The company will be 100% owned by Mr. Heeler.
The company will be funded by Mr. Heeler contributing $1,000,000 in cash plus machinery to be used in manufacturing reproduction pieces. The machinery has a fair market value of $300,000 and a cost basis of $200,000. The placed in-service date will be 1/15/25 and the recovery period will be 7 years.
In the company’s initial year of operations, Mr. Heeler plans to take money from the company (some combination of wages and distributions) equal to $100,000 for his efforts.
Objective
Using the information provided by Mr. Heeler, estimate the total tax burden that the business entity and Mr. Heeler will face in tax year 2025 if the business were to operate for federal tax purposes as 1) a C-Corporation, 2) an S-Corporation, or 3) a Sole Proprietorship (Schedule C). Then, make a recommendation to Mr. Heeler about which type of federal tax classification he should choose for Bandit’s Urban Archeology, LLC (and what steps he would have to take to choose that entity classification).

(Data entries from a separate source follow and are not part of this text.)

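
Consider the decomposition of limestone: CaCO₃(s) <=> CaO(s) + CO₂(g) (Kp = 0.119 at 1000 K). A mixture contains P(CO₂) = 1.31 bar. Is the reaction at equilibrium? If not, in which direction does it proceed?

to the left

(CaCO₃, CaO are pure solids — omitted from Qp.)
Qp = P(CO₂) = 1.31
Qp = 1.31 > Kp = 0.119, so the reverse reaction proceeds.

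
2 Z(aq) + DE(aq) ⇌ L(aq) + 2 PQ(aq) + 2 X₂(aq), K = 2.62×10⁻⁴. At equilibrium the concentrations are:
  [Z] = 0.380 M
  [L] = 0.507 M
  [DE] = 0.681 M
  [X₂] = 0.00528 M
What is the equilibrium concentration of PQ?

At equilibrium, K = [L]·[PQ]²·[X₂]² / ([Z]²·[DE]) = 2.62×10⁻⁴.
(0.507)·([PQ])²·(0.00528)² / ((0.380)²·(0.681)) = 2.62×10⁻⁴
[PQ]² = 1.82 ⇒ [PQ] = 1.35 M

[PQ] = 1.35 M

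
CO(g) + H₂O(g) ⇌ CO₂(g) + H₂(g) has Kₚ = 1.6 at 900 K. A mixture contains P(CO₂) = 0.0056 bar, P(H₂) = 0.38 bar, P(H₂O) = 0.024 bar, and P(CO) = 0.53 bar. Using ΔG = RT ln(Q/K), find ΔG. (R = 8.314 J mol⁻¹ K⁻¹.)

Qₚ = P(CO₂)·P(H₂) / (P(CO)·P(H₂O)) = (0.0056)·(0.38) / ((0.53)·(0.024)) = 0.167
ΔG = RT ln(Qₚ/Kₚ) = (8.314 J mol⁻¹ K⁻¹)(900 K) × ln(0.167/1.6)
   = (7.483 kJ/mol)(-2.260) = -16.9 kJ/mol
ΔG < 0, so the forward reaction is spontaneous (proceeds forward).

ΔG = -16.9 kJ/mol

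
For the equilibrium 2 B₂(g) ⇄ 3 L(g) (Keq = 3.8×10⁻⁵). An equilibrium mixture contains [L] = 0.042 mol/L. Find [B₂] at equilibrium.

[B₂] = 1.4 mol/L

At equilibrium, Keq = [L]³ / [B₂]² = 3.8×10⁻⁵.
(0.042)³ / ([B₂])² = 3.8×10⁻⁵
[B₂]² = 1.95 ⇒ [B₂] = 1.4 mol/L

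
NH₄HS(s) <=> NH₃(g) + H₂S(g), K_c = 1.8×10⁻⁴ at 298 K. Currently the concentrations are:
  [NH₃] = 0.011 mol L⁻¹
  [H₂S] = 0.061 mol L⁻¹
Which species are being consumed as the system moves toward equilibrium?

(NH₄HS is a pure solid — omitted from Q_c.)
Q_c = [NH₃]·[H₂S] = (0.011)·(0.061) = 6.7×10⁻⁴
Q_c = 6.7×10⁻⁴ > K_c = 1.8×10⁻⁴: net reverse reaction.

NH₃, H₂S (products)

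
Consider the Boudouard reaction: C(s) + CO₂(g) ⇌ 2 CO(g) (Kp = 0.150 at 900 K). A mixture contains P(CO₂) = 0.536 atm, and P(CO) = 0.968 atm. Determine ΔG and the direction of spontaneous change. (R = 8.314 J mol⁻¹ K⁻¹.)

(C is a pure solid — omitted from Qp.)
Qp = P(CO)² / P(CO₂) = (0.968)² / (0.536) = 1.75
ΔG = RT ln(Qp/Kp) = (8.314 J mol⁻¹ K⁻¹)(900 K) × ln(1.75/0.150)
   = (7.483 kJ/mol)(2.457) = 18.4 kJ/mol
ΔG > 0, so the forward reaction is non-spontaneous (proceeds in reverse).

ΔG = 18.4 kJ/mol; the forward reaction is non-spontaneous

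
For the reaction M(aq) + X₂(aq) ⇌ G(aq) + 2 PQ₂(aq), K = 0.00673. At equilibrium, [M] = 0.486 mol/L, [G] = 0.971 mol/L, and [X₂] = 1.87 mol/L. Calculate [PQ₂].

[PQ₂] = 0.0794 mol/L

At equilibrium, K = [G]·[PQ₂]² / ([M]·[X₂]) = 0.00673.
(0.971)·([PQ₂])² / ((0.486)·(1.87)) = 0.00673
[PQ₂]² = 0.00630 ⇒ [PQ₂] = 0.0794 mol/L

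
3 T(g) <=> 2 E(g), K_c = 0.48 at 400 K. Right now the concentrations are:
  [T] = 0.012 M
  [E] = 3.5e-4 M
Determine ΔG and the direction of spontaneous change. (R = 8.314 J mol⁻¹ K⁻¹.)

ΔG = -6.36 kJ/mol; the forward reaction is spontaneous

Q_c = [E]² / [T]³ = (3.5e-4)² / (0.012)³ = 0.0709
ΔG = RT ln(Q_c/K_c) = (8.314 J mol⁻¹ K⁻¹)(400 K) × ln(0.0709/0.48)
   = (3.326 kJ/mol)(-1.913) = -6.36 kJ/mol
ΔG < 0, so the forward reaction is spontaneous (proceeds forward).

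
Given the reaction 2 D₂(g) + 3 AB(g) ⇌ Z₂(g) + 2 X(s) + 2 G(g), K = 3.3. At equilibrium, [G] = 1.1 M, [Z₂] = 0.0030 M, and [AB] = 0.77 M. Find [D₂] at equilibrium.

[D₂] = 0.049 M

(X is a pure solid — omitted from K.)
At equilibrium, K = [Z₂]·[G]² / ([D₂]²·[AB]³) = 3.3.
(0.0030)·(1.1)² / (([D₂])²·(0.77)³) = 3.3
[D₂]² = 0.00241 ⇒ [D₂] = 0.049 M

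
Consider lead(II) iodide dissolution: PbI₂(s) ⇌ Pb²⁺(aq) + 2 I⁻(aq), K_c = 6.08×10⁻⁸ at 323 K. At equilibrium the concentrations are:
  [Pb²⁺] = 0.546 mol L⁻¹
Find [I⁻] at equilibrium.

(PbI₂ is a pure solid — omitted from K_c.)
At equilibrium, K_c = [Pb²⁺]·[I⁻]² = 6.08×10⁻⁸.
(0.546)·([I⁻])² = 6.08×10⁻⁸
[I⁻]² = 1.11×10⁻⁷ ⇒ [I⁻] = 3.34×10⁻⁴ mol L⁻¹

[I⁻] = 3.34×10⁻⁴ mol L⁻¹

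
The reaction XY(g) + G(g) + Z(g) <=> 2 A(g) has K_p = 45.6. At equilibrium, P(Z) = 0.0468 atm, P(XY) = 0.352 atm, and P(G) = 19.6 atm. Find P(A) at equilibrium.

At equilibrium, K_p = P(A)² / (P(XY)·P(G)·P(Z)) = 45.6.
(P(A))² / ((0.352)·(19.6)·(0.0468)) = 45.6
P(A)² = 14.7 ⇒ P(A) = 3.84 atm

P(A) = 3.84 atm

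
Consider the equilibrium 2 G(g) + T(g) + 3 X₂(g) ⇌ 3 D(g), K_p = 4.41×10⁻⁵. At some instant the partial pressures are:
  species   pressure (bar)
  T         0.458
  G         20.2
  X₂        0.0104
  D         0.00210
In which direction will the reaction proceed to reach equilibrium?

neither direction; the system is at equilibrium

Q_p = P(D)³ / (P(G)²·P(T)·P(X₂)³) = (0.00210)³ / ((20.2)²·(0.458)·(0.0104)³) = 4.41×10⁻⁵
Q_p = 4.41×10⁻⁵ = K_p, so the system is already at equilibrium.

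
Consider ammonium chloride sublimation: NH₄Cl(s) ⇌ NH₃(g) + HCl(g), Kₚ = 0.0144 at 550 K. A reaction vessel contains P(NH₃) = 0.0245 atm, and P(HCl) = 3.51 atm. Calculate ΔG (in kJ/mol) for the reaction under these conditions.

(NH₄Cl is a pure solid — omitted from Qₚ.)
Qₚ = P(NH₃)·P(HCl) = (0.0245)·(3.51) = 0.0860
ΔG = RT ln(Qₚ/Kₚ) = (8.314 J mol⁻¹ K⁻¹)(550 K) × ln(0.0860/0.0144)
   = (4.573 kJ/mol)(1.787) = 8.17 kJ/mol
ΔG > 0, so the forward reaction is non-spontaneous (proceeds in reverse).

ΔG = 8.17 kJ/mol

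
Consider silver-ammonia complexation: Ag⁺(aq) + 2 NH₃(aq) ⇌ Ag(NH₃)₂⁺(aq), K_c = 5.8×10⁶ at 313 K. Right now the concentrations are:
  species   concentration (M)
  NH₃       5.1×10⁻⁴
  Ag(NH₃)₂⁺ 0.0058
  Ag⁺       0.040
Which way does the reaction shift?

forward (toward products)

Q_c = [Ag(NH₃)₂⁺] / ([Ag⁺]·[NH₃]²) = (0.0058) / ((0.040)·(5.1×10⁻⁴)²) = 5.6×10⁵
Q_c = 5.6×10⁵ < K_c = 5.8×10⁶, so the forward reaction proceeds.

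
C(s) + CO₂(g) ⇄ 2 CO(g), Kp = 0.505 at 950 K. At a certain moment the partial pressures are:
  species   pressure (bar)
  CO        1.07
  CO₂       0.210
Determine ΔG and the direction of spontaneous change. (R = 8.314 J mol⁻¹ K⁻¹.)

ΔG = 18.8 kJ/mol; the forward reaction is non-spontaneous

(C is a pure solid — omitted from Qp.)
Qp = P(CO)² / P(CO₂) = (1.07)² / (0.210) = 5.45
ΔG = RT ln(Qp/Kp) = (8.314 J mol⁻¹ K⁻¹)(950 K) × ln(5.45/0.505)
   = (7.898 kJ/mol)(2.379) = 18.8 kJ/mol
ΔG > 0, so the forward reaction is non-spontaneous (proceeds in reverse).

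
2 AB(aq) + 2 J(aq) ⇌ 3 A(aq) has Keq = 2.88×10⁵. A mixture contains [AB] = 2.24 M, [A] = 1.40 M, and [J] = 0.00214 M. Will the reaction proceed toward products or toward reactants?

Q = [A]³ / ([AB]²·[J]²) = (1.40)³ / ((2.24)²·(0.00214)²) = 1.19×10⁵
Q = 1.19×10⁵ < Keq = 2.88×10⁵, so the forward reaction proceeds.

in the forward direction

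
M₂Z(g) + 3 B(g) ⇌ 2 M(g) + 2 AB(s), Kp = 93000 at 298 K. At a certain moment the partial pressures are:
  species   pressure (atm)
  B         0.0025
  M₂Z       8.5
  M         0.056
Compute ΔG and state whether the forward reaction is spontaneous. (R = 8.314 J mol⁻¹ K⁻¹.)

ΔG = -3.40 kJ/mol; the forward reaction is spontaneous

(AB is a pure solid — omitted from Qp.)
Qp = P(M)² / (P(M₂Z)·P(B)³) = (0.056)² / ((8.5)·(0.0025)³) = 23600
ΔG = RT ln(Qp/Kp) = (8.314 J mol⁻¹ K⁻¹)(298 K) × ln(23600/93000)
   = (2.478 kJ/mol)(-1.371) = -3.40 kJ/mol
ΔG < 0, so the forward reaction is spontaneous (proceeds forward).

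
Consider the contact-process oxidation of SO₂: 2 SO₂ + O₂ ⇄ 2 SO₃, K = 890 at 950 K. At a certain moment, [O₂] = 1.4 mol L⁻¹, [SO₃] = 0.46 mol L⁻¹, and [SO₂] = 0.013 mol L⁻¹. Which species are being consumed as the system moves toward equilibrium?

none (at equilibrium)

Q = [SO₃]² / ([SO₂]²·[O₂]) = (0.46)² / ((0.013)²·(1.4)) = 890
Q = 890 = K; the system is at equilibrium.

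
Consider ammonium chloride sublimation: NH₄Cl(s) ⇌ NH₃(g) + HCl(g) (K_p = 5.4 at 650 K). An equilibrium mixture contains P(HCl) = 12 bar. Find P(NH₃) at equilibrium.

P(NH₃) = 0.45 bar

(NH₄Cl is a pure solid — omitted from K_p.)
At equilibrium, K_p = P(NH₃)·P(HCl) = 5.4.
(P(NH₃))·(12) = 5.4
P(NH₃) = 0.450 = 0.45 bar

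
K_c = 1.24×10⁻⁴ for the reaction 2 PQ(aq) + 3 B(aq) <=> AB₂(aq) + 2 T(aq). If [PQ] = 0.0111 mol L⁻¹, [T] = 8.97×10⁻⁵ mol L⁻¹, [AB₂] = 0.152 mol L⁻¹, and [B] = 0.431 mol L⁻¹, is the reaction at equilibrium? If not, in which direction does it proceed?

no net change (already at equilibrium)

Q_c = [AB₂]·[T]² / ([PQ]²·[B]³) = (0.152)·(8.97×10⁻⁵)² / ((0.0111)²·(0.431)³) = 1.24×10⁻⁴
Q_c = 1.24×10⁻⁴ = K_c, so the system is already at equilibrium.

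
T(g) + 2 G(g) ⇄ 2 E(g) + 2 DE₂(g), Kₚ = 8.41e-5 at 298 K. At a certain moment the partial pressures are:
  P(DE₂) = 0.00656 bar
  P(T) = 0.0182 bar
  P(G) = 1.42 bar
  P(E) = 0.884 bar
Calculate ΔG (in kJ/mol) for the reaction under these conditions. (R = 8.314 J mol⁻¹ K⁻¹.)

ΔG = 5.92 kJ/mol

Qₚ = P(E)²·P(DE₂)² / (P(T)·P(G)²) = (0.884)²·(0.00656)² / ((0.0182)·(1.42)²) = 9.16e-4
ΔG = RT ln(Qₚ/Kₚ) = (8.314 J mol⁻¹ K⁻¹)(298 K) × ln(9.16e-4/8.41e-5)
   = (2.478 kJ/mol)(2.388) = 5.92 kJ/mol
ΔG > 0, so the forward reaction is non-spontaneous (proceeds in reverse).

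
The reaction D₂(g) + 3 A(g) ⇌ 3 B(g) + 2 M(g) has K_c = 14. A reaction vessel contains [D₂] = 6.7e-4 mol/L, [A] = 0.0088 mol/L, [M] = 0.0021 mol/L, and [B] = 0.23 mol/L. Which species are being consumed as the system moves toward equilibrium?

B, M (products)

Q_c = [B]³·[M]² / ([D₂]·[A]³) = (0.23)³·(0.0021)² / ((6.7e-4)·(0.0088)³) = 120
Q_c = 120 > K_c = 14: net reverse reaction.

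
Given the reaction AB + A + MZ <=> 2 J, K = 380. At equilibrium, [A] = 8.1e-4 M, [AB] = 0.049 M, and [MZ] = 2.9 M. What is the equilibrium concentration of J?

At equilibrium, K = [J]² / ([AB]·[A]·[MZ]) = 380.
([J])² / ((0.049)·(8.1e-4)·(2.9)) = 380
[J]² = 0.0437 ⇒ [J] = 0.21 M

[J] = 0.21 M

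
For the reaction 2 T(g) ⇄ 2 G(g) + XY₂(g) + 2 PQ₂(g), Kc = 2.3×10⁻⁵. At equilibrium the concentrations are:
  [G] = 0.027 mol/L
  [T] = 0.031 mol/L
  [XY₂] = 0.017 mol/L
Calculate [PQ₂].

At equilibrium, Kc = [G]²·[XY₂]·[PQ₂]² / [T]² = 2.3×10⁻⁵.
(0.027)²·(0.017)·([PQ₂])² / (0.031)² = 2.3×10⁻⁵
[PQ₂]² = 0.00178 ⇒ [PQ₂] = 0.042 mol/L

[PQ₂] = 0.042 mol/L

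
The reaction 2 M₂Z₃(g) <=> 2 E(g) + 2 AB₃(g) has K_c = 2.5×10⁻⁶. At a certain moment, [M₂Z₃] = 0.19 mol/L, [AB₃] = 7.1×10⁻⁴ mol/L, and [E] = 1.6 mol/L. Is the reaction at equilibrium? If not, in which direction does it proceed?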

In addition to your primary analysis, Mr. Heeler wants you to address the following questions and how the answers may vary among the federal tax classification choices (note, your team may need to do additional research):
How does the potential expiration/extension of various TCJA provisions impact your analysis and recommendation?
What are the tax consequences of Mr. Heeler’s initial contribution of cash and property to the company?
How would changing the amount of money taken out of the company impact your calculations (i.e., what would happen if Mr. Heeler increased or decreased the amount of distributions taken).
Would the optimal federal tax classification vary depending on whether Mr. Heeler decides to sell the business at some point in the not-so-distant future?
Should the company attempt to maximize depreciation deductions in Year 1? Or, should the company spread them more evenly over several years?
What happens if Mr. Heeler’s projections are wrong and the company loses money (i.e., how are losses treated by each entity type)?
How easy is it to switch the company’s tax classification later from what you recommended? That is, what is the process to switch (e.g., is there some kind of election, or revocation of an election, that must be made)? Would the switch be taxable or nontaxable?